The troughs, unveiled by the Lord Clifford on November 12th, 1887 were moved during road improvements in the late 1950s and re-sited to their present position where some properties were demolished to improve visibility for motorists.
The Leat, or more correctly the Fairwater Leat, can be seen flowing along Crossley Moor Road and Berry Lane towards the church. The water once powered three mills along its route from Well Head, behind the Council Offices in Rydon Road, to Hackney Marsh.
St Michaels Church
St Michaels is an ancient church, parts of which date to the 13th century, with the 85ft tower and other major elements dating to the rebuild in the 15th century. A Grade ll listed building, it is located in the conservation area in the heart of Old Kingsteignton. Access to the church building at times other than when it is open for worship and prayer is by arrangement.
Conservation Area and Listed Buildings
Like most other old settlements, Kingsteignton grew around the church and it is here that many old buildings can be found within the Conservation Area. You can read more about the Conservation Area here.
There is a wealth of other historically important buildings within the town boundary and the full list of Listed Buildings in Kingsteignton can be found here.
Some interesting articles appear on the Devon Hertiage site here.
The Old Toll House
Situated to the West of Kingsteignton, at the crossroads of Chudleigh Road and Exeter Road, is the Old Toll House. Now in private hands, this Grade II listed building was also known as New Cross Cottage and is thought to have been built for the Totnes and Bridgetown-Pomeroy Turnpike Trust in 1824 along the line of an old Roman road.
A coach and horse cost 1 shilling, horse and cart 6 pence, bullocks cost 2 pence and pedestrians 1 penny. In the foreground of the picture is a trough which contained water for horses.

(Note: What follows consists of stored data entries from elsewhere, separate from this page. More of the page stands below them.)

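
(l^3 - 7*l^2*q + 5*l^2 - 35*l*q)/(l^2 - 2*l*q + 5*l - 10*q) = l*(-l + 7*q)/(-l + 2*q)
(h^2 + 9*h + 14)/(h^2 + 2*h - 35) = (h + 2)/(h - 5)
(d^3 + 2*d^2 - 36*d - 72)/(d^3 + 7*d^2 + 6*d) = (d^2 - 4*d - 12)/(d*(d + 1))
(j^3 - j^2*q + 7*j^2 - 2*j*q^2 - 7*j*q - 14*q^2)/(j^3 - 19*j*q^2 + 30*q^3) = (-j^2 - j*q - 7*j - 7*q)/(-j^2 - 2*j*q + 15*q^2)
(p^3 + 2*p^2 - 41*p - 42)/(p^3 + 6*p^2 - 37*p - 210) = (p + 1)/(p + 5)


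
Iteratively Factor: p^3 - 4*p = (p + 2)*(p^2 - 2*p) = p*(p + 2)*(p - 2)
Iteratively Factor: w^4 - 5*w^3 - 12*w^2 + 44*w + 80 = (w + 2)*(w^3 - 7*w^2 + 2*w + 40) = (w - 5)*(w + 2)*(w^2 - 2*w - 8) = (w - 5)*(w + 2)^2*(w - 4)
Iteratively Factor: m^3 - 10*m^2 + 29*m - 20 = (m - 4)*(m^2 - 6*m + 5) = (m - 5)*(m - 4)*(m - 1)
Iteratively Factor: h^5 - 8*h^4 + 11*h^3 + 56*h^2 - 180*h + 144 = (h - 3)*(h^4 - 5*h^3 - 4*h^2 + 44*h - 48) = (h - 4)*(h - 3)*(h^3 - h^2 - 8*h + 12) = (h - 4)*(h - 3)*(h + 3)*(h^2 - 4*h + 4) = (h - 4)*(h - 3)*(h - 2)*(h + 3)*(h - 2)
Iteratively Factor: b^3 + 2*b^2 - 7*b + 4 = (b + 4)*(b^2 - 2*b + 1) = (b - 1)*(b + 4)*(b - 1)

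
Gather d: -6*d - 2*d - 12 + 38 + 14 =40 - 8*d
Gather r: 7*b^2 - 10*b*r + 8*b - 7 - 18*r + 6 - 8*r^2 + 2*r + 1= 7*b^2 + 8*b - 8*r^2 + r*(-10*b - 16)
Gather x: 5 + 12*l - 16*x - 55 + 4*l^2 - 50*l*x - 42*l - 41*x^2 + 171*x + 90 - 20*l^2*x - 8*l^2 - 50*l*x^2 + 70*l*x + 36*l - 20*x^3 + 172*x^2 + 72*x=-4*l^2 + 6*l - 20*x^3 + x^2*(131 - 50*l) + x*(-20*l^2 + 20*l + 227) + 40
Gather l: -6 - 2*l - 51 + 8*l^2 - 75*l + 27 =8*l^2 - 77*l - 30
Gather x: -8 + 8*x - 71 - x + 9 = 7*x - 70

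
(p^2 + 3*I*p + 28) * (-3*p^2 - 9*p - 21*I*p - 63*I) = -3*p^4 - 9*p^3 - 30*I*p^3 - 21*p^2 - 90*I*p^2 - 63*p - 588*I*p - 1764*I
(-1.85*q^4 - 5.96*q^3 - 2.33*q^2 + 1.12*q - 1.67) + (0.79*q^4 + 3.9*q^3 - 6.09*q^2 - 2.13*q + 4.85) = -1.06*q^4 - 2.06*q^3 - 8.42*q^2 - 1.01*q + 3.18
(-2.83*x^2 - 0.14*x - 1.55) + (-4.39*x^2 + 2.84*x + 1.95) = -7.22*x^2 + 2.7*x + 0.4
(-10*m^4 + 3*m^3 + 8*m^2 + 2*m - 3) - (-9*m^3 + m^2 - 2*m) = -10*m^4 + 12*m^3 + 7*m^2 + 4*m - 3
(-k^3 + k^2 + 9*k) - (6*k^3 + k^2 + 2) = -7*k^3 + 9*k - 2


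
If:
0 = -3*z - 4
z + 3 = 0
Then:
No Solution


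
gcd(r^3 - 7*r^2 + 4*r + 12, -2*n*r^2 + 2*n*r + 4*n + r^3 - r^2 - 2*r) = r^2 - r - 2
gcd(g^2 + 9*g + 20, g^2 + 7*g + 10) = g + 5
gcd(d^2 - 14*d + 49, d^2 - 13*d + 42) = d - 7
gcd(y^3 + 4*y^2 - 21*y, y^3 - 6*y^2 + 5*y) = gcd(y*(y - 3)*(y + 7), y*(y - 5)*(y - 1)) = y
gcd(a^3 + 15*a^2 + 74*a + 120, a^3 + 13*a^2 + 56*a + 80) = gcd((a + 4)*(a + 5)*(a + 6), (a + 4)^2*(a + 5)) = a^2 + 9*a + 20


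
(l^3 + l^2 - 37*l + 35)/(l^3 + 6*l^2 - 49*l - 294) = (l^2 - 6*l + 5)/(l^2 - l - 42)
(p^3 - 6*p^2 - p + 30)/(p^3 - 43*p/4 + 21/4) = 4*(p^2 - 3*p - 10)/(4*p^2 + 12*p - 7)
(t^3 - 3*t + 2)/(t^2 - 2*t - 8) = (t^2 - 2*t + 1)/(t - 4)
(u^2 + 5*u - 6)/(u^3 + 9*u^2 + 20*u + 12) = (u - 1)/(u^2 + 3*u + 2)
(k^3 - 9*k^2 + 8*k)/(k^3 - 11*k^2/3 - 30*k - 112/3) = 3*k*(k - 1)/(3*k^2 + 13*k + 14)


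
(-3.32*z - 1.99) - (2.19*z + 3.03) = -5.51*z - 5.02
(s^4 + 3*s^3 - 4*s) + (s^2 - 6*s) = s^4 + 3*s^3 + s^2 - 10*s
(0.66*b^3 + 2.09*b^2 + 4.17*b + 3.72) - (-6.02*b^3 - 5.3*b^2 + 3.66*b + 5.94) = 6.68*b^3 + 7.39*b^2 + 0.51*b - 2.22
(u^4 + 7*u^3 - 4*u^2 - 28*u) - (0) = u^4 + 7*u^3 - 4*u^2 - 28*u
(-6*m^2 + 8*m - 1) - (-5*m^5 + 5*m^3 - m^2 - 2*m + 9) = 5*m^5 - 5*m^3 - 5*m^2 + 10*m - 10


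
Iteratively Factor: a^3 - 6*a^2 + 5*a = (a)*(a^2 - 6*a + 5) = a*(a - 5)*(a - 1)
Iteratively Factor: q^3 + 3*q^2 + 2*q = (q + 2)*(q^2 + q) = (q + 1)*(q + 2)*(q)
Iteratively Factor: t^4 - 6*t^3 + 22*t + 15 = (t + 1)*(t^3 - 7*t^2 + 7*t + 15) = (t + 1)^2*(t^2 - 8*t + 15) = (t - 3)*(t + 1)^2*(t - 5)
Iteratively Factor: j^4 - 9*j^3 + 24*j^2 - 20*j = (j)*(j^3 - 9*j^2 + 24*j - 20) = j*(j - 2)*(j^2 - 7*j + 10) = j*(j - 2)^2*(j - 5)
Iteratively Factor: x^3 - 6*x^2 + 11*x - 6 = (x - 3)*(x^2 - 3*x + 2) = (x - 3)*(x - 1)*(x - 2)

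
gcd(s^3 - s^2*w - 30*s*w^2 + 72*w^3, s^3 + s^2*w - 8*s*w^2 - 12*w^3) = s - 3*w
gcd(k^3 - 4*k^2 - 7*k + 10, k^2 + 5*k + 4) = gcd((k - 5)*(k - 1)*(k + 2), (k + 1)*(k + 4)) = 1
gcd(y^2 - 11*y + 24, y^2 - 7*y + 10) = 1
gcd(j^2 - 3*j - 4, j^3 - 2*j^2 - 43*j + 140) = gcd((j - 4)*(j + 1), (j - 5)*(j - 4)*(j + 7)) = j - 4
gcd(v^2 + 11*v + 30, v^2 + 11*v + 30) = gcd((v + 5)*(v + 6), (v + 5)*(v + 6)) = v^2 + 11*v + 30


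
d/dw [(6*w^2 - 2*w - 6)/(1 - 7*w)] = 2*(-21*w^2 + 6*w - 22)/(49*w^2 - 14*w + 1)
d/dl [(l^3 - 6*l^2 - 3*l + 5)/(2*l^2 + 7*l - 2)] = (2*l^4 + 14*l^3 - 42*l^2 + 4*l - 29)/(4*l^4 + 28*l^3 + 41*l^2 - 28*l + 4)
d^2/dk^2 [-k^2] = -2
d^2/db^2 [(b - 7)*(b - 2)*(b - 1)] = 6*b - 20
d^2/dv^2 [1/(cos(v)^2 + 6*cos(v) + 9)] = 2*(3*cos(v) - cos(2*v) + 2)/(cos(v) + 3)^4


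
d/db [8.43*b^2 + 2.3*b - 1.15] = 16.86*b + 2.3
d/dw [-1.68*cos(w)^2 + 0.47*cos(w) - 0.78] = (3.36*cos(w) - 0.47)*sin(w)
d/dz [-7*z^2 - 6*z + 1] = -14*z - 6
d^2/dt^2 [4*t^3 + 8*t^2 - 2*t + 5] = 24*t + 16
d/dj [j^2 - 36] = 2*j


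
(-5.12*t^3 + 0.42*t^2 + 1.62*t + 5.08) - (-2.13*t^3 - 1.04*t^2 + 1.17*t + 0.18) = -2.99*t^3 + 1.46*t^2 + 0.45*t + 4.9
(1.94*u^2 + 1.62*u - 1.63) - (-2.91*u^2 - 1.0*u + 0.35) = 4.85*u^2 + 2.62*u - 1.98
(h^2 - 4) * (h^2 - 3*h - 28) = h^4 - 3*h^3 - 32*h^2 + 12*h + 112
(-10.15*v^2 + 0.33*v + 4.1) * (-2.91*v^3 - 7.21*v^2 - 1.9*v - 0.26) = 29.5365*v^5 + 72.2212*v^4 + 4.9747*v^3 - 27.549*v^2 - 7.8758*v - 1.066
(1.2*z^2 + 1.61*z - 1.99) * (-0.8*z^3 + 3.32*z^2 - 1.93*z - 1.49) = -0.96*z^5 + 2.696*z^4 + 4.6212*z^3 - 11.5021*z^2 + 1.4418*z + 2.9651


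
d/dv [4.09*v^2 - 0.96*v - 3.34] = 8.18*v - 0.96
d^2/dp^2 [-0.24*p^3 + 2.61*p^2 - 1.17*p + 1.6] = 5.22 - 1.44*p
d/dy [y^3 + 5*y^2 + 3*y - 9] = 3*y^2 + 10*y + 3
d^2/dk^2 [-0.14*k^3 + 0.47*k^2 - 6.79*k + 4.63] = 0.94 - 0.84*k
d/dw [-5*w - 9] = -5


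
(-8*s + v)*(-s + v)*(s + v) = 8*s^3 - s^2*v - 8*s*v^2 + v^3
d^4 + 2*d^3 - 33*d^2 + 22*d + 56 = (d - 4)*(d - 2)*(d + 1)*(d + 7)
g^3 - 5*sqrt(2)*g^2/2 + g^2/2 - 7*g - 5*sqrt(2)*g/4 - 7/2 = (g + 1/2)*(g - 7*sqrt(2)/2)*(g + sqrt(2))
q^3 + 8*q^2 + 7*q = q*(q + 1)*(q + 7)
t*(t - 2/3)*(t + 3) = t^3 + 7*t^2/3 - 2*t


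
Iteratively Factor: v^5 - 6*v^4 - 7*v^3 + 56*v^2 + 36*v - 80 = (v + 2)*(v^4 - 8*v^3 + 9*v^2 + 38*v - 40) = (v - 4)*(v + 2)*(v^3 - 4*v^2 - 7*v + 10) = (v - 5)*(v - 4)*(v + 2)*(v^2 + v - 2) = (v - 5)*(v - 4)*(v + 2)^2*(v - 1)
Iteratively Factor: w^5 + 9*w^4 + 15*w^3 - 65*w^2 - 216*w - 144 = (w + 4)*(w^4 + 5*w^3 - 5*w^2 - 45*w - 36) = (w - 3)*(w + 4)*(w^3 + 8*w^2 + 19*w + 12) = (w - 3)*(w + 1)*(w + 4)*(w^2 + 7*w + 12) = (w - 3)*(w + 1)*(w + 3)*(w + 4)*(w + 4)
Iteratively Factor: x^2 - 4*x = (x - 4)*(x)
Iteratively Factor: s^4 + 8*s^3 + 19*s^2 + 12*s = (s)*(s^3 + 8*s^2 + 19*s + 12) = s*(s + 4)*(s^2 + 4*s + 3) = s*(s + 3)*(s + 4)*(s + 1)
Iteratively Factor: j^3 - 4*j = (j - 2)*(j^2 + 2*j) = j*(j - 2)*(j + 2)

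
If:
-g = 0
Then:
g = 0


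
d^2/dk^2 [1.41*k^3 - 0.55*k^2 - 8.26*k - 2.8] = 8.46*k - 1.1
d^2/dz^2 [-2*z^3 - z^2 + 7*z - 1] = -12*z - 2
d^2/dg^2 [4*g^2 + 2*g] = 8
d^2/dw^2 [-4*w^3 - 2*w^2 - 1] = -24*w - 4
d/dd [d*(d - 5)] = 2*d - 5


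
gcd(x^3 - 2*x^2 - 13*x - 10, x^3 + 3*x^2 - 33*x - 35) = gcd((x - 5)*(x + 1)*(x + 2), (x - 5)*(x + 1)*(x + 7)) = x^2 - 4*x - 5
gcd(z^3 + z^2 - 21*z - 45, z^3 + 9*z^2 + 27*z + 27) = z^2 + 6*z + 9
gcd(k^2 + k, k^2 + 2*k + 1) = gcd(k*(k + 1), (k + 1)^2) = k + 1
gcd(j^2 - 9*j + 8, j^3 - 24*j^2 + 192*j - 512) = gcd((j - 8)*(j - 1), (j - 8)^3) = j - 8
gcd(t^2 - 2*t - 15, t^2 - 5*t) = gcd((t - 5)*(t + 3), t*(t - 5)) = t - 5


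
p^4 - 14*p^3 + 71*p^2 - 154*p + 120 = (p - 5)*(p - 4)*(p - 3)*(p - 2)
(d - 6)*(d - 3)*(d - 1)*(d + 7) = d^4 - 3*d^3 - 43*d^2 + 171*d - 126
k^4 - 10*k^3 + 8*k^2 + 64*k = k*(k - 8)*(k - 4)*(k + 2)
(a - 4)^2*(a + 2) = a^3 - 6*a^2 + 32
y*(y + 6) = y^2 + 6*y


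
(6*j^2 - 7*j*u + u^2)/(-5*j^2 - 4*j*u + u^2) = (-6*j^2 + 7*j*u - u^2)/(5*j^2 + 4*j*u - u^2)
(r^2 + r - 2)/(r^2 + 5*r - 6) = (r + 2)/(r + 6)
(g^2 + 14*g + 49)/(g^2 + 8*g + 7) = (g + 7)/(g + 1)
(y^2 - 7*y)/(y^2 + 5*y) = (y - 7)/(y + 5)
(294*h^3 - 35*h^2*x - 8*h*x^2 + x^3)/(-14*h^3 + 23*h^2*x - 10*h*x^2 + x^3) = (-42*h^2 - h*x + x^2)/(2*h^2 - 3*h*x + x^2)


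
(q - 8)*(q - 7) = q^2 - 15*q + 56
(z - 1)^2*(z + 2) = z^3 - 3*z + 2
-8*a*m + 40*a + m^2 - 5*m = (-8*a + m)*(m - 5)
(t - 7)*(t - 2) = t^2 - 9*t + 14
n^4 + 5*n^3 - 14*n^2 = n^2*(n - 2)*(n + 7)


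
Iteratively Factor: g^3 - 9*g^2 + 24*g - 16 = (g - 4)*(g^2 - 5*g + 4) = (g - 4)*(g - 1)*(g - 4)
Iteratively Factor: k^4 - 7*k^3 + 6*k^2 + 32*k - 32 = (k + 2)*(k^3 - 9*k^2 + 24*k - 16) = (k - 4)*(k + 2)*(k^2 - 5*k + 4) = (k - 4)*(k - 1)*(k + 2)*(k - 4)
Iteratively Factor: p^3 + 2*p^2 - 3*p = (p - 1)*(p^2 + 3*p) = p*(p - 1)*(p + 3)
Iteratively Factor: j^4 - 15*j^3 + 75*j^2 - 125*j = (j - 5)*(j^3 - 10*j^2 + 25*j) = (j - 5)^2*(j^2 - 5*j) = (j - 5)^3*(j)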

Located to the North of Kingsteignton, Forsterville Lodge, formerly known as Bascombe Lodge, was built in the 1820's as a gatehouse to Ugbrooke Park. Another Grade II listed building, it is constructed of local grey limestone rubble with ashlar limestone dressings.
Stover Country Park is 114 acres of woodland with a lake, marshland, wildlife, Heritage Trail, nature interpretation centre arboretum, raised forest boardwalk, carved seats and Ted Hughes poetry boards. Owned and managed by Devon County Council it can be found on the A382 Newton Abbot to Bovey Tracey road.
Ugbrooke House, just to the North of Kingsteignton, has been home to the Lords Clifford of Chudleigh for over 400 years and is still their private residence.
The Stover Canal runs to the West of Kingsteignton. It was built by James Templer II of Stover House between 1790 and 1792 to transport ball clay to Teignmouth Docks, other minerals from the Bovey Basin and granite from the quarries at Haytor Rocks. It is presently undergoing restoration having ceased being worked in the mid 20th century.